Top Google searches that brought people to DayAfterDay: Corpse Fortress (377 searches), Magrudergrind (139), Bodycop (86), DC punk shows (80), Ilsa band & similar searches (68), Ian Svenonius interview (39), Corpse Fortress DC (38), Dayafterdaydc (36), Corpse Fortress shows (33), Mischief Brew (28), Spoonboy interview (26), punk shows dc (26), windhand (24), Sick Fix (23), Lotus Fucker (16), Chad Clark DC (14), Sad Bones (10), Greg Mazur Baltimore (8), Mass Movement of the Moth (8), Jen Hauser (7), The Coits are quite possibly the greatest band ever (7), Kiki Tropea (7), Tim Lorndale (7), Pat Vogel interview (7), Brian Baker interview (5), Revolta thrash (5), Beauty Pill Benneton (3), etc.
Where else can all these wretches – hunched over their keyboards as their lives slip away, peering into to our modern oracle – turn for information about these and all the related subjects DayAfter covers so insightfully?
It’s cool to be able to provide information to the fans and the curious potential fans.
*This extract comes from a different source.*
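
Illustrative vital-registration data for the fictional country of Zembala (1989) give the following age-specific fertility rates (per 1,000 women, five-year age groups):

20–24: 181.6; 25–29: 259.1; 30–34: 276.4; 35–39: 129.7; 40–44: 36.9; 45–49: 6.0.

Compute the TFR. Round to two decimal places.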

In a world of marketing, hype, and similar sewage, I am happy to provide actual information.
People all over the country (and beyond) looking for insight into cool D.C. bands, etc. can get that info from someone who actually knows something about the community.
Also, the site is a potential time-capsule for the future, and will be particularly valuable after D.C. gets nuked.
2. Creative outlet
This aspect of the site is far more important to me now than it was at first; it’s actually far and away the most important reason I work on it nowadays.
Between the ages of 17 and 29, I was a student journalist and then a professional blessed with a steady flow of work as an arts, sports and news reporter and editor – all of which drives one to write creatively, straining to produce prose that is simultaneously informative, vivid, entertaining, insightful, and economical.
Even in those halcyon days, however, I wanted an outlet where I could raise my freak flag to half-mast half-anonymously. I couldn’t be weird or obnoxious – or write about my friends’ weird, unambitious, unpopular bands – in the newspaper, but I could do that online, for kicks.
When my life-sustaining stream of freelance assignments dried up early in 2011, I realized how exceedingly blessed I was that I’d always received reportorial work.
With no journalism $ flowing my way, I spiraled down a vortex of debt and madness and sought refuge in a well-appointed office where I currently correct the spelling and grammar of businesspeople and mathematical analysts. Consequently, I crave a creative outlet.
DayAfter allows me to write with verve which must be wholly bleached from my daily bread.
… I also initially wanted to create the site to do some absurdist / funny writing, which professional journalism generally doesn’t encourage.
A lot of DayAfter’s humor is derived from extreme narcissism. This mocks and highlights the appalling narcissism of my time. I also endeavor to treat D.I.Y. rockers as celebrities, an obvious formula for hilarity ha.
3. Compiling material for a book
I hope to publish a book rife with interviews with my favorite D.C. musicians and reviews of local shows. The site is a draft of a book which will likely be little more remunerative than its source material, but which will, hopefully, give me more credibility with potential employers.
4. Putting myself on a pedestal
All I have ever wanted in life is to sit in my rightful place.
So that’s it. See ya in the pit!
Fan response: Critics are less useful than even musicians, and I think punk is dead, personally.
Response to response: This is journalism, not criticism; punk is dead like blues and jazz and Woody Guthrie and Francis Scott Key.